# AdaptiveAvgPool2d causes some data to contain Inf

I have network that has somewhere inside `AdaptiveAvgPool2d` block.
For some inputs, however, the network crash and result contains NaN. I tracked down the problem probably to the `AdaptiveAvgPool2d` .

`avg_pool = nn.AdaptiveAvgPool2d((2, 2))`

``````print(x.shape)
print("IsInf x", torch.isinf(x).any())
print("IsNan x", torch.isnan(x).any())
x0 = self.avg_pool(x)
print(x0.shape)
print("IsInf after avg pool", torch.isinf(x0).any())
print("IsNan after avg pool", torch.isnan(x0).any())
``````

Which outputs:

``````torch.Size([20, 32, 256, 256])
IsInf x tensor(False, device='cuda:0')
IsNan x tensor(False, device='cuda:0')
torch.Size([20, 32, 2, 2])
IsInf after avg pool tensor(True, device='cuda:0')
IsNan after avg pool tensor(False, device='cuda:0')
``````

What can cause this behaviour?

Since you have already isolated it to a single tensor, store it and analyze its values to see how the `Inf` output is calculated.

I have isolated single channel from all batched that is 256x256.
Based on stats:

min_val = -63.97, max_val = 13.19

Most of the values are something like `Xe-01`

Why, or how, can `AdaptiveAvgPool2d` end with `Inf`? I dont know, how it is exactly calculated, but average value from such “small” numbers should not be `Inf`. If some division with 0 occurs, I would expect `NaN` result, not `Inf`.

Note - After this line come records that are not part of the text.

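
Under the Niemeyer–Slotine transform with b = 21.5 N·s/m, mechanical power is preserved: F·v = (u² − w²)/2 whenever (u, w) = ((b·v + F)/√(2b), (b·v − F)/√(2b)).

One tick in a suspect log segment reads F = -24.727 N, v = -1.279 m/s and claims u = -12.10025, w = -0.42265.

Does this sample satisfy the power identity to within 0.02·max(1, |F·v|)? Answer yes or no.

F·v = (-24.727)×(-1.279) = 31.6258 W.
(u² − w²)/2 = (146.4161 − 0.1786)/2 = 73.1187 W.
|Δ| = 41.4929;  2% of max(1, |F·v|) = 0.6325.

no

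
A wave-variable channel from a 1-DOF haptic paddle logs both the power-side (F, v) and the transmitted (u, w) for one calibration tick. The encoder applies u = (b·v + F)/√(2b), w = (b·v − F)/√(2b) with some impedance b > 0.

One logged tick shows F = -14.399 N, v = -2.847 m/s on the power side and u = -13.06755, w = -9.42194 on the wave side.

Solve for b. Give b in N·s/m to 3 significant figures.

b = 31.2 N·s/m

u + w = -22.48949;  u + w = √(2b)·v, so √(2b) = -22.48949/(-2.847) = 7.89936.
b = (√(2b))²/2 = 62.39996/2 = 31.19998.
(Check via u − w = 2F/√(2b): u − w = -3.64561, 2F/√(2b) = -3.64561.)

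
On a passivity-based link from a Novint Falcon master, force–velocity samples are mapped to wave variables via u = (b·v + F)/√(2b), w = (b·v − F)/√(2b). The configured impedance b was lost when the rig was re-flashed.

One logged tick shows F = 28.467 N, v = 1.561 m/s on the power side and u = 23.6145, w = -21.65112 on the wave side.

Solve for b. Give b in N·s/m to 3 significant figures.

u + w = 1.9634;  u + w = √(2b)·v, so √(2b) = 1.9634/1.561 = 1.2578.
b = (√(2b))²/2 = 1.5820/2 = 0.7910.
(Check via u − w = 2F/√(2b): u − w = 45.2656, 2F/√(2b) = 45.2658.)

b = 0.791 N·s/m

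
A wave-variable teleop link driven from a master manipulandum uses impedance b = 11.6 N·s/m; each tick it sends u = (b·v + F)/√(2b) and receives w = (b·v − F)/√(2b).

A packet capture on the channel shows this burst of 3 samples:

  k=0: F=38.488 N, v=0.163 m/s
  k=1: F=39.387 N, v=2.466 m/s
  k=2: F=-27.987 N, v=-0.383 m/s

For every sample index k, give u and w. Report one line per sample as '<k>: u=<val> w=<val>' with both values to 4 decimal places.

0: u=8.3832 w=-7.5981
1: u=14.1162 w=-2.2384
2: u=-6.7329 w=4.8881

k=0: b·v=11.6×0.163=1.8908; √(2b)=4.8166; u=(1.8908+38.488)/4.8166=8.3832, w=(1.8908−38.488)/4.8166=-7.5981
k=1: b·v=11.6×2.466=28.6056; √(2b)=4.8166; u=(28.6056+39.387)/4.8166=14.1162, w=(28.6056−39.387)/4.8166=-2.2384
k=2: b·v=11.6×(-0.383)=-4.4428; √(2b)=4.8166; u=(-4.4428+(-27.987))/4.8166=-6.7329, w=(-4.4428−(-27.987))/4.8166=4.8881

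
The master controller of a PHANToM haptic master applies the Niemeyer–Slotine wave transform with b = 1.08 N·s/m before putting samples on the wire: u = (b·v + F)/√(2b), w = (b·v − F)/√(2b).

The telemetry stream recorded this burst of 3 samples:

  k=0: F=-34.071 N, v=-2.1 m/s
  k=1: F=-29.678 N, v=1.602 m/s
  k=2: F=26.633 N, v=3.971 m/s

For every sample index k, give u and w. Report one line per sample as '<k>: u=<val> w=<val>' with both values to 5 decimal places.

0: u=-24.72556 w=21.63920
1: u=-19.01610 w=21.37055
2: u=21.03954 w=-15.20338

k=0: b·v=1.08×(-2.1)=-2.26800; √(2b)=1.46969; u=(-2.26800+(-34.071))/1.46969=-24.72556, w=(-2.26800−(-34.071))/1.46969=21.63920
k=1: b·v=1.08×1.602=1.73016; √(2b)=1.46969; u=(1.73016+(-29.678))/1.46969=-19.01610, w=(1.73016−(-29.678))/1.46969=21.37055
k=2: b·v=1.08×3.971=4.28868; √(2b)=1.46969; u=(4.28868+26.633)/1.46969=21.03954, w=(4.28868−26.633)/1.46969=-15.20338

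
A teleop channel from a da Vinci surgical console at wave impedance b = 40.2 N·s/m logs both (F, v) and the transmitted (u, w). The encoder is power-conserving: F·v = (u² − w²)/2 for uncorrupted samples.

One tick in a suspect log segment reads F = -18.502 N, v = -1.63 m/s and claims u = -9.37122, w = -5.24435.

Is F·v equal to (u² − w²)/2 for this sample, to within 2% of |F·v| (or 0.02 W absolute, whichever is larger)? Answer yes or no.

yes

F·v = (-18.502)×(-1.63) = 30.1583 W.
(u² − w²)/2 = (87.8198 − 27.5032)/2 = 30.1583 W.
|Δ| = 0.0000;  2% of max(1, |F·v|) = 0.6032.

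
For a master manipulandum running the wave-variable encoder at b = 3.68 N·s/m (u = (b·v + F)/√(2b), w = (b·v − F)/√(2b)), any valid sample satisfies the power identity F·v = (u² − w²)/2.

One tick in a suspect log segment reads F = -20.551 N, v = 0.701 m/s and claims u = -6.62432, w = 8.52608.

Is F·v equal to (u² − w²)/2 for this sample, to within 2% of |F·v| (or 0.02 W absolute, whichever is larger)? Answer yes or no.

F·v = (-20.551)×0.701 = -14.4063 W.
(u² − w²)/2 = (43.8816 − 72.6940)/2 = -14.4062 W.
|Δ| = 0.0000;  2% of max(1, |F·v|) = 0.2881.

yes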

Dividing my `0` should create Infs:

``````torch.randn(2, 2) / torch.tensor(0.)
# tensor([[-inf, -inf],
#         [inf, inf]])
``````

but I also don’t know how this result should be calculated assuming you are indeed not dividing by `0`.
Are you able to store the tensor and manually reproduce the output by running the pooling layer alone?

I have totally forgot, I have autocast enabled, so it may cause the problems.
Since the input tensor is large (256x256) and output is only 2x2, the cumulations maybe breaks float16 precission.

As for 0 division, you are right. I have mistaken it with sqrt operation of negative numbers.

Ah OK, in this case I assume the input is already in `float16` coming from another layer and uses this `dtype` as its internal compute type.
We might need to check if the internal compute type should be in a larger floating point precision (`float32` in this case).

In most of the cases, for smaller sizes, `float16` would be fine. But this is rather large … is there some way, how to force single module compute precision to be `float32` during mixed precision in general?

Not directly, as you would need to change the backend. @eqy is proposing a fix using a wider `acctype` during the accumulation. For now you could cast the inputs manually back to `torch.float32` to avoid these issues.